In the same section, the work that won the Golden Lion for Best Participation, Alessandro Petti and Sandi Hilal’s DAAR project on the Borgo Rizza Decolonization Entity, in the Venetian stage, investigates a form of fascist colonialism in Sicily by examining the possibilities of reappropriation and reuse of those architectures.
Each intervention brings forward instances that are useful for the renewal of architecture, calling architects – whom Lokko calls practitioners by expanding their responsibilities and capabilities – to question themselves, to participate.
And so in the central pavilion, which houses the Force Majeure section, the contributions of Hood Design Studio, Ibrahim Mahama, Olalekan Jeyifous, Thandi Loewenson and the exciting film by Theaster Gates (also showing a work in the new Fondazione Prada exhibition) among others, lead the discourse by interweaving their paths, their actions, following a sense of “force majeure” as if to indicate something unpredictable, inevitable, testing our judgment regarding what is actually unpredictable and irretrievable.
Among the National Participations, some pavilions are more convincing than others, which have managed to fulfil the complexity of Lokko’s invitation with proposals that emerge from the recognition of one’s own cultural fragmentariness as a value that multiplies perspectives for action (as in the British pavilion), of the richness of indigenous traditions or of neighboring and accepted cultures, from reflections on the concept of community and international cooperation (such as Serbia), to research on new materials or the reuse of the existing (such as the United States and Belgium). The consistency and clarity of the messages conveyed are the keys to the projects of several nations that hit the mark by remaining consistent with their history but also with the theme of the event.
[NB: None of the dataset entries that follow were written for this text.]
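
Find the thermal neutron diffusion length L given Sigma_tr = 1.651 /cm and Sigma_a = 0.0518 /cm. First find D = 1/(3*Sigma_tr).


D = 1 / (3 * Sigma_tr) = 1 / (3 * 1.651) = 0.2018978 cm
L = sqrt(D / Sigma_a)
L = sqrt(0.2018978 / 0.0518)
L = 1.9742 cm

1.9742


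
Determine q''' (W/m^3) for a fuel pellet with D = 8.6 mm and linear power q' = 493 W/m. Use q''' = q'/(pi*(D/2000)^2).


r = D / 2 / 1000 = 8.6 / 2 / 1000 = 0.0043 m
q''' = q' / (pi * r^2)
q''' = 493 / (pi * 0.0043^2)
q''' = 8.4871e+06 W/m^3

8.4871e+06


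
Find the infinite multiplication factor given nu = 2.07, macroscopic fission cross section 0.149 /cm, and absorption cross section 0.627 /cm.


k_inf = nu * Sigma_f / Sigma_a
k_inf = 2.07 * 0.149 / 0.627
k_inf = 0.49191

0.49191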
These include, not only but certainly, Austria and Switzerland, which have worked in different ways on the theme of the border, Germany, which recovers waste materials from several pavilions of the Art Biennale 2022 proposing work on social care, maintenance and reuse. Likewise Japan, which speaks of love for an architecture that is itself an act of love toward cities, which continue to grow increasingly impersonal. Also the Mexico pavilion’s lively 1:1 scale basketball court, which tells how places associated with Western culture can be deconstructed, becoming new building units on which indigenous utopias organize cultures of resistance.
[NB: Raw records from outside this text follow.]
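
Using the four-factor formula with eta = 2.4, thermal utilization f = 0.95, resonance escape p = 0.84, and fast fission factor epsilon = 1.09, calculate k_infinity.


k_inf = eta * f * p * epsilon
k_inf = 2.4 * 0.95 * 0.84 * 1.09
k_inf = 2.0876

2.0876


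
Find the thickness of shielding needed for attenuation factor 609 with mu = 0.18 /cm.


x = ln(factor) / mu
x = ln(609) / 0.18
x = 35.621 cm

35.621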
Finally, the pavilion that won the Golden Lion, that of Brazil with the project Terra curated by Gabriela de Matos and Paulo Tavares, describes its curatorial proposal by starting from thinking of Brazil as land in the broadest possible sense, and of soil as a custodian of past and future memories, as a planet, as a place to inhabit, as a field on which architecture is tasked to work in relation to urban, territorial and environmental issues.
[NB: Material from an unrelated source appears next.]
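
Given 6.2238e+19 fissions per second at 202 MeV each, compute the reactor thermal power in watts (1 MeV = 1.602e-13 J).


P = fission_rate * E_MeV * 1.602e-13
P = 6.2238e+19 * 202 * 1.602e-13
P = 2.0140e+09 W

2.0140e+09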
In short, this edition of the Architecture Biennale does not focus attention on unprecedented or unexplored themes, but with great force calls architecture and architects into question, stripping them of the aura of masters to be looked up to with reverential awe. By questioning the responsibilities, skills, and capacities for understanding the relationships, causes, and effects that every action can have in the world we inhabit today, Lesley Lokko issues an invitation to expand one’s horizon ever further, to look at architecture as the premise of poetic, civic, and social practice.